As this shows, since $1 matches a, the name matching validator returns false if $2 also matches a.

Note that name matching validators must not confuse “doesn’t match” with “is an error”: just because text doesn’t match at a given point does not mean there is an error.

Name matching validators are called frequently, so their performance can be an issue if you have large inputs. You may need to benchmark carefully.

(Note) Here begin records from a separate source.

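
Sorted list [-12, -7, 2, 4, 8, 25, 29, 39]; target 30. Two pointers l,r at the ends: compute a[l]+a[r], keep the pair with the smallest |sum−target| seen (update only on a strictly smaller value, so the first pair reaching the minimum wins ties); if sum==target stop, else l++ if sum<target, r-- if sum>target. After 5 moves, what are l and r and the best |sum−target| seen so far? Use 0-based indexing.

l=3, r=5, best |Δ|=1

[0,7] -12+39=27 d=3 * → l++
[1,7] -7+39=32 d=2 * → r--
[1,6] -7+29=22 d=8 → l++
[2,6] 2+29=31 d=1 * → r--
[2,5] 2+25=27 d=3 → l++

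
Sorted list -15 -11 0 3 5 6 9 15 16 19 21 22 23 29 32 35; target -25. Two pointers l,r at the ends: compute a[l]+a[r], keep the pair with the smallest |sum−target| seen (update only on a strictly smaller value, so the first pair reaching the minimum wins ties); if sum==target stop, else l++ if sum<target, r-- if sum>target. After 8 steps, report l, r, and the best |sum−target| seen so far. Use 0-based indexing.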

Multiple name matching validators are allowed: they are matched in the order they were added to FMBuilder.

pub fn trim_whitespace(self, yes: bool) -> Self

If yes, then:

1. Blank lines at the start/end of the pattern and text are ignored.
2. Leading/trailing whitespace is ignored on each line of the pattern and text.

Defaults to “yes”.

pub fn build(self) -> Result<FMatcher<'a>, Box<dyn Error>>

Turn this FMBuilder into a FMatcher.

Trait Implementations

impl<'a> Debug for FMBuilder<'a>

fn fmt(&self, f: &mut Formatter<'_>) -> Result

Formats the value using the given formatter.